Life long
learning. Jika kita
berpikir bahwa setelah lulus dari sekolah atau kuliah akan berhenti
belajar. Mulailah rubah dari sekarang. Yakinlah, itu adalah sebuah persepsi
yang sangat buruk. Jika ketika kuliah kita giat dengan buku-buku bacaan. Lantas
setelah itu berhenti begitu saja, yakinlah pula, itulah kekalahan kita yang telak.
Saya bukan
orang akademisi dan tidak sama sekali merasa pintar dengan pengetahuan yang
sama sekali tidak tinggi. Seperti tulisan-tulisan yang lain, ruang ini hanyalah
media sharing yang mungkin dan semoga bermanfaat untuk orang-orang yang
bersedia membacanya.
Masalah yang
sering kita hadapi selama ini tentang ketidakefektifan belajar adalah sebab
berhenti sebelum benar-benar menguasai paham ilmu yang dipelajari.

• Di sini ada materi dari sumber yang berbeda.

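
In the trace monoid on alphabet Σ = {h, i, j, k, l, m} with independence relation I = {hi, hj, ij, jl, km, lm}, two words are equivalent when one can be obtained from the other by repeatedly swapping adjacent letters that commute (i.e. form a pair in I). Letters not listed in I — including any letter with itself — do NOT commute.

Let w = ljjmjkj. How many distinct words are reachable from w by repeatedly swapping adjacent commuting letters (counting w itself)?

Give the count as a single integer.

5

piece 0:l — minimal
piece 1:j — minimal
piece 2:j rests on {1:j}
piece 3:m rests on {2:j}
piece 4:j rests on {3:m}
piece 5:k rests on {0:l, 4:j}
piece 6:j rests on {5:k}
minimal pieces: {0:l, 1:j}
ways to finish when only these pieces remain (= sum over removing one remaining piece with nothing left below it):
  1 left: {6}→1
  2 left: {5,6}→1
  3 left: {0,5,6}→1  {4,5,6}→1
  4 left: {0,4,5,6}→2  {3,4,5,6}→1
  5 left: {0,3,4,5,6}→3  {2,3,4,5,6}→1
  placing 0:l first → 1 extensions
  placing 1:j first → 4 extensions
total linear extensions = 5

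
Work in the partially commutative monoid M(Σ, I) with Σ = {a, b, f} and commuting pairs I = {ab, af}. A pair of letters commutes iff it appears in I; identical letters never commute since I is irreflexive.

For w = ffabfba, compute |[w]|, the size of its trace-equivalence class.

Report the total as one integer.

piece 0:f — minimal
piece 1:f rests on {0:f}
piece 2:a — minimal
piece 3:b rests on {1:f}
piece 4:f rests on {3:b}
piece 5:b rests on {4:f}
piece 6:a rests on {2:a}
minimal pieces: {0:f, 2:a}
ways to finish when only these pieces remain (= sum over removing one remaining piece with nothing left below it):
  1 left: {5}→1  {6}→1
  2 left: {2,6}→1  {4,5}→1  {5,6}→2
  3 left: {2,5,6}→3  {3,4,5}→1  {4,5,6}→3
  4 left: {1,3,4,5}→1  {2,4,5,6}→6  {3,4,5,6}→4
  5 left: {0,1,3,4,5}→1  {1,3,4,5,6}→5  {2,3,4,5,6}→10
  placing 0:f first → 15 extensions
  placing 2:a first → 6 extensions
total linear extensions = 21

21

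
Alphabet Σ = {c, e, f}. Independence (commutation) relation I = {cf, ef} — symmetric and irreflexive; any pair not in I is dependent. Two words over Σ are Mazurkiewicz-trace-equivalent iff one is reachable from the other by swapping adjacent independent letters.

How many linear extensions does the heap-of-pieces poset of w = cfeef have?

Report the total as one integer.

10

#0=c has no predecessor
#1=f has no predecessor
#2=e depends on [0:c]
#3=e depends on [2:e]
#4=f depends on [1:f]
sources: [0:c, 1:f]
N(rest) = Σ N(rest − s) over sources s of rest; N(one piece) = 1:
  size 1 → [3]=1  [4]=1
  size 2 → [1,4]=1  [2,3]=1  [3,4]=2
  size 3 → [0,2,3]=1  [1,3,4]=3  [2,3,4]=3
  first=0(c) contributes 6
  first=1(f) contributes 4
|[w]| = 10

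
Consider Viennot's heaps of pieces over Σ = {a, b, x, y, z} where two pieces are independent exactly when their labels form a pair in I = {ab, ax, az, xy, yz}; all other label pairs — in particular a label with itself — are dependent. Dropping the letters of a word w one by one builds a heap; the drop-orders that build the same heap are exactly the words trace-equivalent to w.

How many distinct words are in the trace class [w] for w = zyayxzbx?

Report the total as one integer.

20

#0=z has no predecessor
#1=y has no predecessor
#2=a depends on [1:y]
#3=y depends on [2:a]
#4=x depends on [0:z]
#5=z depends on [4:x]
#6=b depends on [3:y, 5:z]
#7=x depends on [6:b]
sources: [0:z, 1:y]
N(rest) = Σ N(rest − s) over sources s of rest; N(one piece) = 1:
  size 1 → [7]=1
  size 2 → [6,7]=1
  size 3 → [3,6,7]=1  [5,6,7]=1
  size 4 → [2,3,6,7]=1  [3,5,6,7]=2  [4,5,6,7]=1
  size 5 → [0,4,5,6,7]=1  [1,2,3,6,7]=1  [2,3,5,6,7]=3  [3,4,5,6,7]=3
  size 6 → [0,3,4,5,6,7]=4  [1,2,3,5,6,7]=4  [2,3,4,5,6,7]=6
  first=0(z) contributes 10
  first=1(y) contributes 10
|[w]| = 20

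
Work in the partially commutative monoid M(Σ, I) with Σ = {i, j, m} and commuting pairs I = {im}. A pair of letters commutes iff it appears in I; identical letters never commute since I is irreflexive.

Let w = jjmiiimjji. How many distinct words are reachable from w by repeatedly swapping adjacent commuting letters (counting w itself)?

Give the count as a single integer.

10

#0=j has no predecessor
#1=j depends on [0:j]
#2=m depends on [1:j]
#3=i depends on [1:j]
#4=i depends on [3:i]
#5=i depends on [4:i]
#6=m depends on [2:m]
#7=j depends on [5:i, 6:m]
#8=j depends on [7:j]
#9=i depends on [8:j]
sources: [0:j]
N(rest) = Σ N(rest − s) over sources s of rest; N(one piece) = 1:
  size 1 → [9]=1
  size 2 → [8,9]=1
  size 3 → [7,8,9]=1
  size 4 → [5,7,8,9]=1  [6,7,8,9]=1
  size 5 → [2,6,7,8,9]=1  [4,5,7,8,9]=1  [5,6,7,8,9]=2
  size 6 → [2,5,6,7,8,9]=3  [3,4,5,7,8,9]=1  [4,5,6,7,8,9]=3
  size 7 → [2,4,5,6,7,8,9]=6  [3,4,5,6,7,8,9]=4
  size 8 → [2,3,4,5,6,7,8,9]=10
  first=0(j) contributes 10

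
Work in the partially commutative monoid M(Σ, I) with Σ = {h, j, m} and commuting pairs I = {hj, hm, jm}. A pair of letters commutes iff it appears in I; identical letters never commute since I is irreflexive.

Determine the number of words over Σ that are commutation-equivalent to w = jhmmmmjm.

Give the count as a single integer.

168

piece 0:j — minimal
piece 1:h — minimal
piece 2:m — minimal
piece 3:m rests on {2:m}
piece 4:m rests on {3:m}
piece 5:m rests on {4:m}
piece 6:j rests on {0:j}
piece 7:m rests on {5:m}
minimal pieces: {0:j, 1:h, 2:m}
ways to finish when only these pieces remain (= sum over removing one remaining piece with nothing left below it):
  1 left: {1}→1  {6}→1  {7}→1
  2 left: {0,6}→1  {1,6}→2  {1,7}→2  {5,7}→1  {6,7}→2
  3 left: {0,1,6}→3  {0,6,7}→3  {1,5,7}→3  {1,6,7}→6  {4,5,7}→1  {5,6,7}→3
  4 left: {0,1,6,7}→12  {0,5,6,7}→6  {1,4,5,7}→4  {1,5,6,7}→12  {3,4,5,7}→1  {4,5,6,7}→4
  5 left: {0,1,5,6,7}→30  {0,4,5,6,7}→10  {1,3,4,5,7}→5  {1,4,5,6,7}→20  {2,3,4,5,7}→1  {3,4,5,6,7}→5
  6 left: {0,1,4,5,6,7}→60  {0,3,4,5,6,7}→15  {1,2,3,4,5,7}→6  {1,3,4,5,6,7}→30  {2,3,4,5,6,7}→6
  placing 0:j first → 42 extensions
  placing 1:h first → 21 extensions
  placing 2:m first → 105 extensions
total linear extensions = 168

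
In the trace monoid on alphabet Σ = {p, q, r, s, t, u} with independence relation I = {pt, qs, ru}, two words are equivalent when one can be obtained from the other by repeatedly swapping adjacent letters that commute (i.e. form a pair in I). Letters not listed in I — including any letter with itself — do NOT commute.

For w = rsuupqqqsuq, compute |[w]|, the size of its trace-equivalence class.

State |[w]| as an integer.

4

drop 0:r onto floor
drop 1:s onto {0:r}
drop 2:u onto {1:s}
drop 3:u onto {2:u}
drop 4:p onto {3:u}
drop 5:q onto {4:p}
drop 6:q onto {5:q}
drop 7:q onto {6:q}
drop 8:s onto {4:p}
drop 9:u onto {7:q, 8:s}
drop 10:q onto {9:u}
ground layer = {0:r}
drop-orders for the pieces not yet dropped (sum over which currently-grounded one goes next):
  1 to go: {10} 1
  2 to go: {9,10} 1
  3 to go: {7,9,10} 1  {8,9,10} 1
  4 to go: {6,7,9,10} 1  {7,8,9,10} 2
  5 to go: {5,6,7,9,10} 1  {6,7,8,9,10} 3
  6 to go: {5,6,7,8,9,10} 4
  7 to go: {4,5,6,7,8,9,10} 4
  8 to go: {3,4,5,6,7,8,9,10} 4
  9 to go: {2,3,4,5,6,7,8,9,10} 4
  if 0:r drops first: 4 orders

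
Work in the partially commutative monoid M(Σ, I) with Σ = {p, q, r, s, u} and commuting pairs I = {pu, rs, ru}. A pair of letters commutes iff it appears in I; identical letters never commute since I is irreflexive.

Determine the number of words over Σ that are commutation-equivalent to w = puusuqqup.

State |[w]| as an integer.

6

piece 0:p — minimal
piece 1:u — minimal
piece 2:u rests on {1:u}
piece 3:s rests on {0:p, 2:u}
piece 4:u rests on {3:s}
piece 5:q rests on {4:u}
piece 6:q rests on {5:q}
piece 7:u rests on {6:q}
piece 8:p rests on {6:q}
minimal pieces: {0:p, 1:u}
ways to finish when only these pieces remain (= sum over removing one remaining piece with nothing left below it):
  1 left: {7}→1  {8}→1
  2 left: {7,8}→2
  3 left: {6,7,8}→2
  4 left: {5,6,7,8}→2
  5 left: {4,5,6,7,8}→2
  6 left: {3,4,5,6,7,8}→2
  7 left: {0,3,4,5,6,7,8}→2  {2,3,4,5,6,7,8}→2
  placing 0:p first → 2 extensions
  placing 1:u first → 4 extensions
total linear extensions = 6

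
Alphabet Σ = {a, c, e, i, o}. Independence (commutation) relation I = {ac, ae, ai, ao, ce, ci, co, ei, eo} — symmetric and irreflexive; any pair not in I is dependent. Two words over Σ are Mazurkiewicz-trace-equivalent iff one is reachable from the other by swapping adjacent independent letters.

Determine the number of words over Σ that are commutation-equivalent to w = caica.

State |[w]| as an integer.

#0=c has no predecessor
#1=a has no predecessor
#2=i has no predecessor
#3=c depends on [0:c]
#4=a depends on [1:a]
sources: [0:c, 1:a, 2:i]
N(rest) = Σ N(rest − s) over sources s of rest; N(one piece) = 1:
  size 1 → [2]=1  [3]=1  [4]=1
  size 2 → [0,3]=1  [1,4]=1  [2,3]=2  [2,4]=2  [3,4]=2
  size 3 → [0,2,3]=3  [0,3,4]=3  [1,2,4]=3  [1,3,4]=3  [2,3,4]=6
  first=0(c) contributes 12
  first=1(a) contributes 12
  first=2(i) contributes 6
|[w]| = 30

30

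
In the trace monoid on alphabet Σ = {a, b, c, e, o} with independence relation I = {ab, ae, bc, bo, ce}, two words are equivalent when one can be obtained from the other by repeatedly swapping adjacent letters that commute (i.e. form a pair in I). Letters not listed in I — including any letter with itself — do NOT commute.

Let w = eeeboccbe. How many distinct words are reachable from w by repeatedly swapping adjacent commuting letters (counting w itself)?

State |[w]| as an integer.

drop 0:e onto floor
drop 1:e onto {0:e}
drop 2:e onto {1:e}
drop 3:b onto {2:e}
drop 4:o onto {2:e}
drop 5:c onto {4:o}
drop 6:c onto {5:c}
drop 7:b onto {3:b}
drop 8:e onto {4:o, 7:b}
ground layer = {0:e}
drop-orders for the pieces not yet dropped (sum over which currently-grounded one goes next):
  1 to go: {6} 1  {8} 1
  2 to go: {5,6} 1  {6,8} 2  {7,8} 1
  3 to go: {3,7,8} 1  {5,6,8} 3  {6,7,8} 3
  4 to go: {3,6,7,8} 4  {4,5,6,8} 3  {5,6,7,8} 6
  5 to go: {3,5,6,7,8} 10  {4,5,6,7,8} 9
  6 to go: {3,4,5,6,7,8} 19
  7 to go: {2,3,4,5,6,7,8} 19
  if 0:e drops first: 19 orders

19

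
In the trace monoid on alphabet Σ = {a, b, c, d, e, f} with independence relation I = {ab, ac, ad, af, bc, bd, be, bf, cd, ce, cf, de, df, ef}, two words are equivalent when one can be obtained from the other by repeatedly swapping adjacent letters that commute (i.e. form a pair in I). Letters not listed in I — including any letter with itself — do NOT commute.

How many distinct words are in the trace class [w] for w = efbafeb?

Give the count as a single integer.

piece 0:e — minimal
piece 1:f — minimal
piece 2:b — minimal
piece 3:a rests on {0:e}
piece 4:f rests on {1:f}
piece 5:e rests on {3:a}
piece 6:b rests on {2:b}
minimal pieces: {0:e, 1:f, 2:b}
ways to finish when only these pieces remain (= sum over removing one remaining piece with nothing left below it):
  1 left: {4}→1  {5}→1  {6}→1
  2 left: {1,4}→1  {2,6}→1  {3,5}→1  {4,5}→2  {4,6}→2  {5,6}→2
  3 left: {0,3,5}→1  {1,4,5}→3  {1,4,6}→3  {2,4,6}→3  {2,5,6}→3  {3,4,5}→3  {3,5,6}→3  {4,5,6}→6
  4 left: {0,3,4,5}→4  {0,3,5,6}→4  {1,2,4,6}→6  {1,3,4,5}→6  {1,4,5,6}→12  {2,3,5,6}→6  {2,4,5,6}→12  {3,4,5,6}→12
  5 left: {0,1,3,4,5}→10  {0,2,3,5,6}→10  {0,3,4,5,6}→20  {1,2,4,5,6}→30  {1,3,4,5,6}→30  {2,3,4,5,6}→30
  placing 0:e first → 90 extensions
  placing 1:f first → 60 extensions
  placing 2:b first → 60 extensions
total linear extensions = 210

210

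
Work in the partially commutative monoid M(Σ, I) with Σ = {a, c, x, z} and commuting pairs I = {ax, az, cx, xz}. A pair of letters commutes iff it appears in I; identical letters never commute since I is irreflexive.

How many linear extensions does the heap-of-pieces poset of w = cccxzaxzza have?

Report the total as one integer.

#0=c has no predecessor
#1=c depends on [0:c]
#2=c depends on [1:c]
#3=x has no predecessor
#4=z depends on [2:c]
#5=a depends on [2:c]
#6=x depends on [3:x]
#7=z depends on [4:z]
#8=z depends on [7:z]
#9=a depends on [5:a]
sources: [0:c, 3:x]
N(rest) = Σ N(rest − s) over sources s of rest; N(one piece) = 1:
  size 1 → [6]=1  [8]=1  [9]=1
  size 2 → [3,6]=1  [5,9]=1  [6,8]=2  [6,9]=2  [7,8]=1  [8,9]=2
  size 3 → [3,6,8]=3  [3,6,9]=3  [4,7,8]=1  [5,6,9]=3  [5,8,9]=3  [6,7,8]=3  [6,8,9]=6  [7,8,9]=3
  size 4 → [3,5,6,9]=6  [3,6,7,8]=6  [3,6,8,9]=12  [4,6,7,8]=4  [4,7,8,9]=4  [5,6,8,9]=12  [5,7,8,9]=6  [6,7,8,9]=12
  size 5 → [3,4,6,7,8]=10  [3,5,6,8,9]=30  [3,6,7,8,9]=30  [4,5,7,8,9]=10  [4,6,7,8,9]=20  [5,6,7,8,9]=30
  size 6 → [2,4,5,7,8,9]=10  [3,4,6,7,8,9]=60  [3,5,6,7,8,9]=90  [4,5,6,7,8,9]=60
  size 7 → [1,2,4,5,7,8,9]=10  [2,4,5,6,7,8,9]=70  [3,4,5,6,7,8,9]=210
  size 8 → [0,1,2,4,5,7,8,9]=10  [1,2,4,5,6,7,8,9]=80  [2,3,4,5,6,7,8,9]=280
  first=0(c) contributes 360
  first=3(x) contributes 90
|[w]| = 450

450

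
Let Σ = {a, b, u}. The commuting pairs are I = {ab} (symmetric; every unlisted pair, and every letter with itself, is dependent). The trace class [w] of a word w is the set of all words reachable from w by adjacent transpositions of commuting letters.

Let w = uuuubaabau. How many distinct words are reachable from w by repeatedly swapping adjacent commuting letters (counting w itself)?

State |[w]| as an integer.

10

#0=u has no predecessor
#1=u depends on [0:u]
#2=u depends on [1:u]
#3=u depends on [2:u]
#4=b depends on [3:u]
#5=a depends on [3:u]
#6=a depends on [5:a]
#7=b depends on [4:b]
#8=a depends on [6:a]
#9=u depends on [7:b, 8:a]
sources: [0:u]
N(rest) = Σ N(rest − s) over sources s of rest; N(one piece) = 1:
  size 1 → [9]=1
  size 2 → [7,9]=1  [8,9]=1
  size 3 → [4,7,9]=1  [6,8,9]=1  [7,8,9]=2
  size 4 → [4,7,8,9]=3  [5,6,8,9]=1  [6,7,8,9]=3
  size 5 → [4,6,7,8,9]=6  [5,6,7,8,9]=4
  size 6 → [4,5,6,7,8,9]=10
  size 7 → [3,4,5,6,7,8,9]=10
  size 8 → [2,3,4,5,6,7,8,9]=10
  first=0(u) contributes 10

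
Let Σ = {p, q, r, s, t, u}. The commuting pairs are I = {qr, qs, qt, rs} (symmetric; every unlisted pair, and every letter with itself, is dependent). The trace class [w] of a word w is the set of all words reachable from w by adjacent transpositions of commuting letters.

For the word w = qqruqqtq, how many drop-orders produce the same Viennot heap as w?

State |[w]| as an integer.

0(q) covers ∅
1(q) covers 0:q
2(r) covers ∅
3(u) covers 1:q, 2:r
4(q) covers 3:u
5(q) covers 4:q
6(t) covers 3:u
7(q) covers 5:q
floor of heap: 0:q, 2:r
completions by unplaced set U, small U first (add the entries for U minus each lowest piece of U):
  |U|=1: {6}:1  {7}:1
  |U|=2: {5,7}:1  {6,7}:2
  |U|=3: {4,5,7}:1  {5,6,7}:3
  |U|=4: {4,5,6,7}:4
  |U|=5: {3,4,5,6,7}:4
  |U|=6: {1,3,4,5,6,7}:4  {2,3,4,5,6,7}:4
  start at 0(q): 8
  start at 2(r): 4
sum over floor = 12

12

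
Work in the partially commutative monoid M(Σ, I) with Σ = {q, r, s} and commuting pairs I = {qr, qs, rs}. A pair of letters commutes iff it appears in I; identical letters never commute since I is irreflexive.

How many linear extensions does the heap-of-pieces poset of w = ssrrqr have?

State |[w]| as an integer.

60

0(s) covers ∅
1(s) covers 0:s
2(r) covers ∅
3(r) covers 2:r
4(q) covers ∅
5(r) covers 3:r
floor of heap: 0:s, 2:r, 4:q
completions by unplaced set U, small U first (add the entries for U minus each lowest piece of U):
  |U|=1: {1}:1  {4}:1  {5}:1
  |U|=2: {0,1}:1  {1,4}:2  {1,5}:2  {3,5}:1  {4,5}:2
  |U|=3: {0,1,4}:3  {0,1,5}:3  {1,3,5}:3  {1,4,5}:6  {2,3,5}:1  {3,4,5}:3
  |U|=4: {0,1,3,5}:6  {0,1,4,5}:12  {1,2,3,5}:4  {1,3,4,5}:12  {2,3,4,5}:4
  start at 0(s): 20
  start at 2(r): 30
  start at 4(q): 10
sum over floor = 60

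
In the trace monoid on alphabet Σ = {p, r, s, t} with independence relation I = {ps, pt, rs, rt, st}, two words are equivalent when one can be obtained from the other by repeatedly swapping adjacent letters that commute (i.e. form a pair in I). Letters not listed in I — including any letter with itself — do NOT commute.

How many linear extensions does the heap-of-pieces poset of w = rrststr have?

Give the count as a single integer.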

Ini terjadi
pada banyak orang, tidak terkecuali orang indonesia -- termasuk saya tentu saja
--. Yaitu tidak sampai pada penarikan kesimpulan yang menjadi ujung dari
pengetahuan yang dipelajari tersebut. Hanya sekedar membaca, dan beberapa jam
kemudian lupa dengan sendirinya.
Bahkan terkadang
kita perlu berimajinasi, mengait-ngaitkan dengan pengetahuan atau bahkan paham
ilmu yang lain agar menjadi klop. Hal tersebut sekaligus menjadi rangsangan
pada otak kita untuk benar-benar bersedia diajak “bekerja”. Menarik kesimpulan,
berimajinasi, ataupun mengaitkan dengan berbagai pengetahuan yang lain akan
membuat kita tidak mudah lupa, sebab tidak gugup ataupun meninggalkan poin
penting yang seharusnya menjadi basis dari apa yang kita dapat. Hal tersebut
sekaligus membelajari kita untuk tidak buru-buru pindah bab sebelum benar-benar
paham. Kita benar-banar dituntut untuk mengeksplor pengetahuan kita yang kita
pelajari dengan apa yang sudah tertanam.
Maka
biasanya, dalam belajar sering diberikan contoh-contoh. Dan bukan kebetulan,
mayoritas contoh yang diberikan berbentuk cerita. Hal tersebut dilakukan
sebagai sarana eksplorasi dan pengaitan dengan hal lain agar mengena dan tidak
mudah lupa. Adapun contoh berbentuk cerita, saya pribadi lebih cenderung
berpikir bahwa ilmu yang disampaikan dalam bentuk cerita lebih bisa bertahan
lama daripada pengetahuan yang disampaikan secara konvensional.
Yang tentu
saja tidak boleh dilupakan untuk menjaga efektifitas belajar adalah suasana
yang kondusif. Tidak harus di kelas, gedung atau tempat formal yang lain. Yang
pasti selagi itu pas dan konsdusif. Bisa dipake.
Dan satu hal
lain yang mesti diingat. Segala hal tersebut perlu didukung dengan light,
desirable, and fun. Dan tentunya tidak pelit untuk berbagi sesuatu yang
sudah kita ketahui. “if you think you so smart, why don’t you share your
knowledge?” . { Benedict Carey}. Tapi tentu saja kita tidak perlu menunggu menjadi dan merasa smart untuk bersedia berbagi pengetahuan kepada orang lain.
Sekali lagi,
bukan hanya orang sekolah yang harus belajar. Semua orang harus belajar, tanpa
perduli umur. Peter Lassey (University of Bradford) mengatakan bahwa,
“mereka yang sukses hanyalah mereka yang belajar secara terus-menerus”. Obyek
yang bisa dipelajari sangat beragam, dan tergantung siapa kita, apa basic kita.
Hal ini tidak hanya tertutup pada perorangan, namun dalam organisasi atau
lembaga pun proses belajar secara terus menerus ini juga berlaku sebagai sarana
terus memperbaiki diri.
Wallahu
A’lam
Möti
Peacemaker
Senin, 19
Januari 2015
~ Referensi
: (KARIER. kompas, Sabtu, 17 Januari 2015).